Assim, entre 2006 e 2020, um período de inflação baixa, envelhecimento, subida da escolaridade e da taxa de atividade das mulheres, os salários cresceram em média 1% ao ano, em termos reais. Este período ficou também marcado por três recessões, com a maioria dos gráficos a sugerir que a do programa de ajustamento (2011-2014), marcada por elevadas taxas de desemprego e alterações ao Código do Trabalho destinadas a reduzir salários, foi de longe a que deixou marcas mais fortes nas remunerações.
Os salários das mulheres cresceram mais (1,4%) do que os dos homens e, em parte por causa do salário mínimo, "os grupos com salários mais elevados tiveram crescimentos salariais mais baixos".
Os autores destacam a queda do salário real dos trabalhadores com ensino superior e secundário. Num período marcado pela entrada de jovens com ensino secundário, "a média do salário real dos trabalhadores com ensino secundário reduziu-se de 1.092 euros, em 2006, para 1.047 euros, em 2020" (redução de 4%).
Já o salário real médio dos trabalhadores com ensino superior era de 1.745 euros em 2006, "134 euros acima do observado em 2020" (-9%).

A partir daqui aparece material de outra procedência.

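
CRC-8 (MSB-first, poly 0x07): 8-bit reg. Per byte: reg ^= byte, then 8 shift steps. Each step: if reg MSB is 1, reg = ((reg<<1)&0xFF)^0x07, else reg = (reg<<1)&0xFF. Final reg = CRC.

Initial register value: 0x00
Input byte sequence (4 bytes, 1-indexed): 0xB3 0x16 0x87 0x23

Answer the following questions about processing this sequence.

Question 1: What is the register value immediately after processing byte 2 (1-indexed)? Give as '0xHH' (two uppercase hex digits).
Answer: 0x12

Derivation:
After byte 1 (0xB3): reg=0x10
After byte 2 (0x16): reg=0x12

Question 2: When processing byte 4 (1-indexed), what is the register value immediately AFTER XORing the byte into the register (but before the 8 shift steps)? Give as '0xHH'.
Register before byte 4: 0xE2
Byte 4: 0x23
0xE2 XOR 0x23 = 0xC1

Answer: 0xC1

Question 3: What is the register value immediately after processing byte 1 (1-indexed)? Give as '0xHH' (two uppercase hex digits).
Answer: 0x10

Derivation:
After byte 1 (0xB3): reg=0x10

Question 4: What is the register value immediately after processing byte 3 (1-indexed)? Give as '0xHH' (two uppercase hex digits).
Answer: 0xE2

Derivation:
After byte 1 (0xB3): reg=0x10
After byte 2 (0x16): reg=0x12
After byte 3 (0x87): reg=0xE2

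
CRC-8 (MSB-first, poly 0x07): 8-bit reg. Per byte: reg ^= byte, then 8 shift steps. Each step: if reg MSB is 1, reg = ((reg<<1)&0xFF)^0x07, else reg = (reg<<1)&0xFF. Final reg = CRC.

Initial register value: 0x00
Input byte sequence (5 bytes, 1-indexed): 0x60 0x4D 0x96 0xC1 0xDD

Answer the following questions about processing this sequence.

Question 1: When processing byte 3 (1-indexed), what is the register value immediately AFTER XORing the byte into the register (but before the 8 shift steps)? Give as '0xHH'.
Register before byte 3: 0x11
Byte 3: 0x96
0x11 XOR 0x96 = 0x87

Answer: 0x87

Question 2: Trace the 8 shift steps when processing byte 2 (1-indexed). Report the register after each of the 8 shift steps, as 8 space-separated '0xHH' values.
After byte 1 (0x60): reg=0x27
Register before byte 2: 0x27
After XOR with byte 0x4D: 0x6A

Answer: 0xD4 0xAF 0x59 0xB2 0x63 0xC6 0x8B 0x11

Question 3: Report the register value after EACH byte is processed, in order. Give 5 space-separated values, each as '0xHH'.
0x27 0x11 0x9C 0x94 0xF8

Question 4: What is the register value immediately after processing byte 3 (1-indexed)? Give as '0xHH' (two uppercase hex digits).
After byte 1 (0x60): reg=0x27
After byte 2 (0x4D): reg=0x11
After byte 3 (0x96): reg=0x9C

Answer: 0x9C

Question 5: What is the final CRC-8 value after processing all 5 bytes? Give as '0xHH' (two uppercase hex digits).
After byte 1 (0x60): reg=0x27
After byte 2 (0x4D): reg=0x11
After byte 3 (0x96): reg=0x9C
After byte 4 (0xC1): reg=0x94
After byte 5 (0xDD): reg=0xF8

Answer: 0xF8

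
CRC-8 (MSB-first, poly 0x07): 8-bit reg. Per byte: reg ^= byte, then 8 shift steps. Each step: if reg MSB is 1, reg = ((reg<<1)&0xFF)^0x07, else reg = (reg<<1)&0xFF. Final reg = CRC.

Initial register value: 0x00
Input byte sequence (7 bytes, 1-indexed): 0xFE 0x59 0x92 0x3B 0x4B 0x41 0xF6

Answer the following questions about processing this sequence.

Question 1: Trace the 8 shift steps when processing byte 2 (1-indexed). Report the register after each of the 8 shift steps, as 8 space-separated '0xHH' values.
After byte 1 (0xFE): reg=0xF4
Register before byte 2: 0xF4
After XOR with byte 0x59: 0xAD

Answer: 0x5D 0xBA 0x73 0xE6 0xCB 0x91 0x25 0x4A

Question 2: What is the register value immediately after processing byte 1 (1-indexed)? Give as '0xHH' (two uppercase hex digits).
After byte 1 (0xFE): reg=0xF4

Answer: 0xF4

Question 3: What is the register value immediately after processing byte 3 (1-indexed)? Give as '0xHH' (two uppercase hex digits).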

Também no caso de quem tem mestrado o salário real recuou (-5%).
Neste período, a implementação do Processo de Bolonha, que encurtou a licenciatura, contribuiu para a redução do prémio salarial dos licenciados, que foi ainda assim 52% acima do dos trabalhadores com ensino secundário (60% em 2006).
E para quem chegou ao mercado de trabalho?
Neste contexto, e olhando especificamente quem entrou no mercado de trabalho em função do ano em que o fez, e para o seu percurso ao longo da carreira, destaca-se "uma redução muito acentuada do salário médio de entrada destes trabalhadores [licenciados] entre 2010 e 2014. Atualmente, "o salário médio real de entrada ainda é inferior ao observado entre 2006 e 2010", apesar da subida dos últimos anos, tal como ilustra o gráfico.
Assim, o salário de entrada dos licenciados passou de 1.088 euros em 2006 para 852 euros em 2014, subindo até aos 1.050 euros em 2020. No caso de quem tem o ensino secundário ou um mestrado o salário real subiu.
Depois, os autores olham para a evolução dos salários reais dos licenciados por escalões etários e sugerem que há diferenças geracionais.
Isto porque o salário dos indivíduos entre 25 e 34 anos (2.073 euros) era em 2020 ainda inferior ao que em 2006 apresentava o escalão etário imediatamente em cima (2.102 euros).
"Tal ilustra a importância do salário de entrada na definição do salário ao longo da vida", conclui o estudo preparado por Sónia Félix, Fernando Martins, Domingos Seward e Marta Silva.
Há no entanto formas de contrariar esta tendência: neste mesmo período quem mudou de emprego teve no ano da mudança um aumento de 5% (9% no caso dos licenciados), que compara com 2% para os trabalhadores que permaneceram na mesma empresa.
O salário mínimo reduz desigualdades com compressão salarial
Ao longo de todo o estudo o salário mínimo, que abrangia 23,6% dos trabalhadores em 2020 (contra 7,6% em 2006) é apresentado como uma das explicações para a compressão salarial.
Conjugado com aumentos dos salários médios e medianos mais moderados, este foi também um fator de redução das desigualdades salariais (com o rácio entre os 10% que mais ganham e os 10% que menos ganham a passar de 4,1 em 2006 para 3,2 em 2020) ou entre homens e mulheres, muito mais expostas ao salário mínimo.
Até porque apesar de haver agora muito mais mulheres licenciadas empregadas (30%) do que homens (19%) nos últimos anos terminados em 2020 a diferença salarial entre homens e mulheres com ensino superior "estabilizou", notam os autores.